Get all participants on the same page, provide background and impetus for this project
Agenda
Introductions: name, institution, interest in this effort, relevant expertise (15 mins)
Tanya - very brief history, overview of current motivation, TAIR's efforts since Araport11 release (10 mins)
Françoise/NCBI team member - overview of NCBI Eukaryotic Genome Annotation pipeline using the initial run with Naish T2T genome as example (15 mins)
Korbinian - overview of Col-CC (community consensus) assembly progress so far (15 mins)
...
Who would handle submission to Genbank and how can we best prepare for a smooth submission?
Schedule follow up meetings for subgroups (assembly, manual review, other)
Summary
General enthusiasm for the need and utility of a reannotation.
Proposed timeline: 12 calendar months to set up the framework, process, teams to get V12 released.
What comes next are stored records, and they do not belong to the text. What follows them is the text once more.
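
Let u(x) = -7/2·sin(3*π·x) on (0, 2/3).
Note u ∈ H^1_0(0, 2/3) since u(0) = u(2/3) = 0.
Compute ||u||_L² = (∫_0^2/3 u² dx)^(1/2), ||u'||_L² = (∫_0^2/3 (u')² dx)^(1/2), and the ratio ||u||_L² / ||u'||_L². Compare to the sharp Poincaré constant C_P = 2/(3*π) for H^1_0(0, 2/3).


||u||_L² / ||u'||_L² = 1/(3*π) < C_P = 2/(3*π).

u(x) = -7/2·sin(3*π·x), so u'(x) = -21*π*cos(3*π*x)/2.
Writing u(x) = A·sin(kπx/L) with A = -7/2 and k = 2, use ∫_0^L sin²(kπx/L) dx = L/2 and ∫_0^L cos²(kπx/L) dx = L/2.
u² = 49/4·sin²(3*π·x) and (u')² = 441*π^2/4·cos²(3*π·x), and each of sin², cos² integrates to L/2 = 1/3 over (0, 2/3).
∫_0^2/3 u² dx = 49/12, so ||u||_L² = 7*sqrt(3)/6.
∫_0^2/3 (u')² dx = 147*π^2/4, so ||u'||_L² = 7*sqrt(3)*π/2.
Ratio ||u||_L² / ||u'||_L² = 1/(3*π).
Sharp Poincaré constant on H^1_0(0, 2/3) is C_P = L/π = 2/(3*π), achieved by sin(3*π/2·x).
This is the k = 2 harmonic; the ratio L/(kπ) is strictly less than C_P = L/π, consistent with the sharp inequality ||u||_L² ≤ C_P ||u'||_L².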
Funding: No dedicated, separately-sourced funding for any particular group at this time. Interested groups will contribute expertise and/or infrastructure.
Assembly
need to work out details of tracking the metadata on BioSample provenance for the individual pieces
K. Schneebeger's group's work on assembling a Col-Community Consensus (CC) assembly is likely to finish by the end of 2022, and will incorporate C. Pikaard's group's data on NOR2 and NOR4, 4 Col-0 MA lines from F. Rabanal/D. Weigel
Col-CC should be submitted to NCBI as an independent assembly
Idea to visualize the multiple individual assemblies that were combined to make Col-CC as a patchwork (GCV? other visualization tool?)
Automated Annotation
NCBI will take the Col-CC assembly when accepted by NCBI and available and will run it through their eukaryotic annotation pipeline
need to resolve details on whether or not to include the Araport11 proteins as evidence
add isoSeq from PRJNA755474 from this paper to next run
please send more recent isoSeq/RNA-seq/CAGE experimental data in GenBank to include in the next run
Manual Review
TAIR to investigate hosting requirements/existing training tools, ease of output of information needed for NCBI submission even before manual review begins
used by many MODs to maintain their genomes, concurrent editing possible, community maintained code
TAIR as coordinator
Klass van Wijk: anything to do with proteins (including small peptides - sORFs, etc) and protein isoforms (AS, etc)
Kai Ye : We (XJTU team) would work on centromeres and microsatellite sites.
Shujun Ou, Alex Bousios: TEs, ATHILAs
Craig Pikaard: NOR2 and NOR4, rDNAs
WebApollo as tool
Community experts
Submission to NCBI/GenBank
begin working on release early, no need to wait till manual review is done, can be done with dummy data to work out format issues
Dissemination
broad support for authorship on V12 paper for ALL who were involved in effort, in any stage of the process
V12 release to be incorporated into TAIR, BAR, etc as soon as possible after NCBI RefSeq is updated to this version
Action items
We'll check in by email in mid-December to get an update from Korbinian and from TAIR on the assembly progress and WebApollo.